In 1867 the piano was sent to Paris for the Exposition. In 1868 it became the wedding gift from the city of Siena to the Crown Prince Umberto and was kept in Rome with other art treasures of the Royal Family. In the late 1880's, now King of Italy, Umberto visited Jerusalem and heard a talented pianist, an emigrant from Ukraine, named Mathis Yanovsky. He told him the story of The Siena Pianoforte and invited him to play it whenever he could come to Rome. Yanovsky died before he realized his dream. Years later, his grandson, Carmi, fulfulling a promise made to his grandfather, tried in vain to acquire permission to see the fabled pianoforte.
Years later, during WWII, Carmi was with a unit in the deserts of North Africa sifting through the sands and collecting what Rommel's retreating forces left behind. He was called upon to examine a large, plaster covered object buried in the sand. Carmi convinced his superiors that this was not a Nazi land mine and took the barely recognizable piano. Consigned to the extremity of an ordnance camp deep in Egypt, Carmi convinced the officer in charge to turn the piano over to the Brisih Special Service section. It was repaired in short order and Carmi went back to his unit.
The piano, however, continued its travels and went with military entertainers as far as Palestine where it was eventually sold to a Tel-Aviv junk dealer.
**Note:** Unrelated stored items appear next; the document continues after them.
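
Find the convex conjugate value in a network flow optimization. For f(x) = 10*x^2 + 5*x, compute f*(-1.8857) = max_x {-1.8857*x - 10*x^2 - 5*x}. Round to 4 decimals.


f*(y) = sup_x {y*x - a*x^2 - b*x} = sup_x {(y-b)*x - a*x^2}
FOC: (y - b) - 2a*x = 0 => x* = (y - b)/(2a)
x* = (-1.8857 - 5)/(2*10) = -0.3443
f*(-1.8857) = (y-b)^2/(4a) = (-1.8857 - 5)^2/(4*10)
= 47.4129/40 = 1.1853


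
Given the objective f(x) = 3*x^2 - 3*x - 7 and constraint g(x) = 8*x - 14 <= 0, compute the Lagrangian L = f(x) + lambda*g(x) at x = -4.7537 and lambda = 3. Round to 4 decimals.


Step 1: Evaluate f(x).
f(-4.7537) = 3*(-4.7537)^2 - 3*(-4.7537) - 7 = 75.0541
Step 2: Evaluate g(x).
g(-4.7537) = 8*-4.7537 - 14 = -52.0296
Step 3: Compute Lagrangian.
L = 75.0541 + 3*-52.0296 = -81.0347


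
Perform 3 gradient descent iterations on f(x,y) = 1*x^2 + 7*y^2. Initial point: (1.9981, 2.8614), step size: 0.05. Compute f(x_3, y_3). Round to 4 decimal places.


Gradient descent on f(x,y) = 1*x^2 + 7*y^2.
Starting point: (1.9981, 2.8614), alpha = 0.05
Step 1: grad_x = 2*1*1.9981 = 3.9962, grad_y = 2*7*2.8614 = 40.0596
  x_1 = 1.9981 - 0.05*3.9962 = 1.7983
  y_1 = 2.8614 - 0.05*40.0596 = 0.8584
Step 2: grad_x = 2*1*1.7983 = 3.5966, grad_y = 2*7*0.8584 = 12.0179
  x_2 = 1.7983 - 0.05*3.5966 = 1.6185
  y_2 = 0.8584 - 0.05*12.0179 = 0.2575
Step 3: grad_x = 2*1*1.6185 = 3.2369, grad_y = 2*7*0.2575 = 3.6054
  x_3 = 1.6185 - 0.05*3.2369 = 1.4566
  y_3 = 0.2575 - 0.05*3.6054 = 0.0773
f(1.4566, 0.0773) = 1*1.4566^2 + 7*0.0773^2 = 2.1635


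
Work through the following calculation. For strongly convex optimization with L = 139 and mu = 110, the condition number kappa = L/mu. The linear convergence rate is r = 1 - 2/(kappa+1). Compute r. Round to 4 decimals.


Step 1: Compute the condition number.
kappa = L/mu = 139/110 = 1.2636
Step 2: Compute the convergence rate.
r = 1 - 2/(kappa + 1) = 1 - 2*mu/(L + mu) = (L - mu)/(L + mu) = 29/249 = 0.1165


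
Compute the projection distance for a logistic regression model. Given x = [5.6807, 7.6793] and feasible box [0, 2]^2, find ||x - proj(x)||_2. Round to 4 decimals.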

It passed from owner to owner and was used as a hive for a bee-keeper, an incubator and even a meat refrigeration unit for a butcher! It was eventually left to rot in a Tel-Aviv city dump.
Carmi, retired from the service, came home to Tel-Aviv. He planned on opening his old piano workshop. One day his children told him that they had found his first job. When he investigated their find he discovered his old friend from the sands of Northern Africa, turned-over and baking in the sun. He thought that the instrument was beyond repair. He thought it over for the night, returned to the dump the next day and discovered the piano was gone.
Fortunately, it turned up in his shop days later, delivered there by a music lover who found it and handed it over to Carmi with orders to fix it. He changed his mind and in a fit of temper pounded his fist on the piano, cracking the plaster covering and revealing a little wooden cherub. Carmi paid the man off quickly and then just as quickly began uncovering the plaster. What he discovered was an elaborately carved case with friezes of plump, drunken cherubs hauling their drunken queen across the face of the piano. Carmi dug out an old picture of the Italian King's piano and discovered it was the very one in his shop.
Carmi eventually finished restoring the piano and the recording that I played this morning was made on it. What a story!
Photo and facts from Boston Skyline cd “The Siena Pianoforte.”